If you really want to eat like an Italian, you won’t have any bread before dinner. MP Tours posts that other kinds of bread and rolls are usually eaten during the meal, not beforehand. If bread is listed as an appetizer on the menu, that’s an exception. Italians also don’t dip their bread in olive oil. Or butter. So go ahead and enjoy Olive Garden’s breadsticks with butter, but don’t look for them (or ask for them, heaven forbid) when you’re at an authentic Italian restaurant.
11. Powdered cheese
We have nothing against sprinkling parmesan cheese on pizza or Italian entrees, as long as it isn’t the fake powdered stuff. According to EWG (Environmental Working Group), Kraft 100 Percent Grated Parmesan Cheese has real cheese, but it also contains cellulose powder and potassium sorbate.

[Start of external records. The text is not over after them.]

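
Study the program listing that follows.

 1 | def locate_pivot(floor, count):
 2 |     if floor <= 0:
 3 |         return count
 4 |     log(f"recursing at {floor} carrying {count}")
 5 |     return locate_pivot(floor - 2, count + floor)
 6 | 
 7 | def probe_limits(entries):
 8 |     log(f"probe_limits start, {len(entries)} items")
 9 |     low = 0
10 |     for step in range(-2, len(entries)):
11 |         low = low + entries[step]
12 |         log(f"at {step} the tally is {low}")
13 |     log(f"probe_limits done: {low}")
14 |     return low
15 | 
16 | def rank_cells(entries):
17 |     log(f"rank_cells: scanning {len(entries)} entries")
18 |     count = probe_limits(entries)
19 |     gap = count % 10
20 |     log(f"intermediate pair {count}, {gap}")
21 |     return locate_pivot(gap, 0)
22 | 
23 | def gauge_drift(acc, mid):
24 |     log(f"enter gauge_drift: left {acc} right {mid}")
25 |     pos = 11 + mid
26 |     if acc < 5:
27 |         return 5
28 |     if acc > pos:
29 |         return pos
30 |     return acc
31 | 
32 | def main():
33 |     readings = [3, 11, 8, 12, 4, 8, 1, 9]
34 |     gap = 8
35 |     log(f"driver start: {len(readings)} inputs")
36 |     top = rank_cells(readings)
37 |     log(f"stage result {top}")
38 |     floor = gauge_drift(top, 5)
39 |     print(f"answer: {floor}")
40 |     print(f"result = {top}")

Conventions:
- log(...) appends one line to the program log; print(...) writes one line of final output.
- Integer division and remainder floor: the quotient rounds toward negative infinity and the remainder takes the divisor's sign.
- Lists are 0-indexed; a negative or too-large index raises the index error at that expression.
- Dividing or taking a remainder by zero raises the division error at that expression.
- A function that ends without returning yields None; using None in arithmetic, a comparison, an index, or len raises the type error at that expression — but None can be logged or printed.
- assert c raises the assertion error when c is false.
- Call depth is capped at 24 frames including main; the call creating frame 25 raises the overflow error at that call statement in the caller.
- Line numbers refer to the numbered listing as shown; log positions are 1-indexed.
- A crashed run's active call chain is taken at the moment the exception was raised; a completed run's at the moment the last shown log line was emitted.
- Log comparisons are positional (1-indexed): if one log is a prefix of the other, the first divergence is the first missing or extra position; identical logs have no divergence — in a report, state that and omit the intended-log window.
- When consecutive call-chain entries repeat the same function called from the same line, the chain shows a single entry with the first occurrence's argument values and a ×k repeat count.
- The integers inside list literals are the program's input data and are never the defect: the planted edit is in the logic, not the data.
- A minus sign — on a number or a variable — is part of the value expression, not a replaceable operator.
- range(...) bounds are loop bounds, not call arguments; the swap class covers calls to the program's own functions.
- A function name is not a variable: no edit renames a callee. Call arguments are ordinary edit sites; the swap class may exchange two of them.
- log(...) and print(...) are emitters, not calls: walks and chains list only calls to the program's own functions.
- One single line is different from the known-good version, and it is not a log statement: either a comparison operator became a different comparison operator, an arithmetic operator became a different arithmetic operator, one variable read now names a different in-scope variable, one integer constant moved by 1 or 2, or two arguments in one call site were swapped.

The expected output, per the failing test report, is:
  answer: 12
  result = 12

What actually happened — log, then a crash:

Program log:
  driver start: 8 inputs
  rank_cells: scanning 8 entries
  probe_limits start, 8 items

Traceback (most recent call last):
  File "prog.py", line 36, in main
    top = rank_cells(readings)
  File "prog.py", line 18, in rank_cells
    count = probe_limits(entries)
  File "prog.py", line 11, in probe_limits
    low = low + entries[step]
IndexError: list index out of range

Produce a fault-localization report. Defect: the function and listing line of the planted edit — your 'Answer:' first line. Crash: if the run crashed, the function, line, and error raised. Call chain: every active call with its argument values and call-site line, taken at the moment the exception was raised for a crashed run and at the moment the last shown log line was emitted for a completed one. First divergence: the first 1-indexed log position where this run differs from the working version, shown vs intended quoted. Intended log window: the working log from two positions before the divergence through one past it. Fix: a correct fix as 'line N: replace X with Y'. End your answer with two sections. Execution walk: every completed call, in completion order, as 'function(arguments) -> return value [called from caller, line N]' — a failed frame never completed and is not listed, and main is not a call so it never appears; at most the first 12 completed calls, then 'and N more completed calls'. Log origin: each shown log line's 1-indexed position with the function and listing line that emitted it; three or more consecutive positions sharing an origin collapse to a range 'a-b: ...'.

Answer: the defect is in probe_limits at line 10.
Key fact: After 3 matching log lines the faulty run goes silent, while the working version continues with 'at 0 the tally is 3'.
Crash: probe_limits, line 11, IndexError.
Call chain: main -> rank_cells([3, 11, 8, 12, 4, 8, 1, 9]) (called at line 36) -> probe_limits([3, 11, 8, 12, 4, 8, 1, 9]) (called at line 18).
First divergence: position 4; the shown log stops at 3 lines while the working version next logs 'at 0 the tally is 3'.
Intended log window:
  2: rank_cells: scanning 8 entries
  3: probe_limits start, 8 items
  4: at 0 the tally is 3
  5: at 1 the tally is 14
Execution walk:
  (no call completed)
Log origin:
  1: logged in main at line 35
  2: logged in rank_cells at line 17
  3: logged in probe_limits at line 8
A correct fix: line 10: replace `-2` with `0`.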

But if you see a container of powdered parmesan on the table at an Italian restaurant, who knows if it’s real? For all you know, it could be a fake product that’s mostly made of oil.
Freshly grated is so much better, and it’s a real treat when servers do this tableside. Cucina by Elena makes a strong case for this, pointing out the most obvious thing first: It’s fresher. Besides that, it’s less likely to clump up in recipes and on top of food. It also melts better, so if you have a hot dish…mmmm.
Foodbeast claims that Parmigiano-Reggiano and Parmesan cheese are two different types of cheese, so if you want to get super-picky about your parmesan, ask if the cheese is Parmigiano Reggiano PDO.
Champagne and Parmigiano Reggiano are both controlled-origin products, so the names cannot be used on other goods (to be called Champagne, the sparkling liquid must be made in Champagne, France, via VinePair). Real Parmigiano-Reggiano is labeled as PDO (Protected Designation of Origin). Things labeled as Parmesan cheese are not regulated, so you never know what you might get.
12. The sauce isn’t mixed into the pasta
Have you ever ordered a pasta dish in an Italian restaurant only to find out that the sauce was ladled on top without care? Yep, that’s a red flag. According to Why Italians, this is a familiar way of serving pasta in Italian-American restaurants, but it’s never done this way in Italy.
When freshly drained, hot pasta is added to a sauce, starch is released from the pasta. This binds the sauce to the pasta so that neither is overwhelmed by the other. Chefs in Italian restaurants who ladle globs of sauce on top of pasta just aren’t getting it. Why should you have to be the one to mix it in?
DeLallo confirms that Italian sauces should always be combined with pasta before it is served and explains how easy it is to do at home. When the sauce is cooked and simmering, add in hot, cooked pasta and mix gently for one to two minutes. You can add a bit of the leftover pasta cooking water to thin it out if necessary.
And when you have it prepared this way in an Italian restaurant, you will never see a pool of extra sauce in the bottom of your bowl or plate. This is a good thing because you won’t have any of those fluffy breadsticks to mop it up with.